L'écrivain et poète nigérian a répondu aux déclarations de son éditeur Robin Robertson laissant entendre que ce dernier avait réécrit et amélioré une partie des textes du poète. Il s'est dit à la fois « amusé » et « déçu » par celui avec qui il avait travaillé sur Star of the New Curfew, un recueil de nouvelles publié en 1988.


« Quelqu'un qui n'est pas poète ne peut pas éditer correctement un texte poétique » assure Don Paterson, poète et éditeur chez Picador, dans un entretien avec The Telegraph. Une assertion que son poulain Robin Robertson a visiblement appliqué avec ferveur, puisqu'il assure avoir réécrit en tant qu'éditeur une partie du recueil de nouvelles de Ben Okri, Star of the New Curfew.

 

 

« J'espère qu'on ne se rend pas trop compte que c'est écrit par quelqu'un originaire d'Aberdeen » a souligné Robertson en révélant qu'il avait réécrit la plupart des passages en dialecte de Lagos de l'ouvrage signé Ben Okri.

 

« Certains auteurs ont besoin de moi pour leur écrire leurs textes » a poursuivi l'éditeur, histoire de faire court et précis.
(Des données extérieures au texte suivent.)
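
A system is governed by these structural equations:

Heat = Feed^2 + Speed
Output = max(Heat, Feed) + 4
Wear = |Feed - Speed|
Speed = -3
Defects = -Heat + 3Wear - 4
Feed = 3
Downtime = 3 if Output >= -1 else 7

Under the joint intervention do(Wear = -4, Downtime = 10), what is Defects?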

Une ligne de conduite résolument différente de celle qu'il revendiquait dans un autre entretien, lorsqu'il proclamait n'avoir « pas toujours raison » et fournir uniquement « une vision objective et avisée » sur les textes qui passaient entre ses mains.

 

Ben Okri s'est insurgé contre son ancien éditeur, reconnaissant son mérite, mais soulignant « une tendance à exagérer son importance ». « Il est évident qu'il n'a pas et qu'il n'aurait pas pu réécrire ce dialogue » poursuit-il en se référant aux dialogues de son précédent recueil Incidents at the Shrine, publié deux ans auparavant. « On compatira au cas de Mr Robertson, réduit à s'approprier les réussites des autres » a déploré Okri, qui avait reçu le Guardian Fiction Prize pour Star of the New Curfew.

 

Les livres de Ben Okri, sur Comparonet

 

L'éditeur a contre-attaqué en plaidant le simple exercice de son gagne-pain : « J'ai travaillé sur le texte comme je l'ai toujours fait, et j'ai suggéré quelques changements pour améliorer le tout. La majorité, si ce n'est l'ensemble de ces changements a été appliqué, et le livre a été publié dans les règles de l'art ».

 

La conscience professionnelle a encore frappé.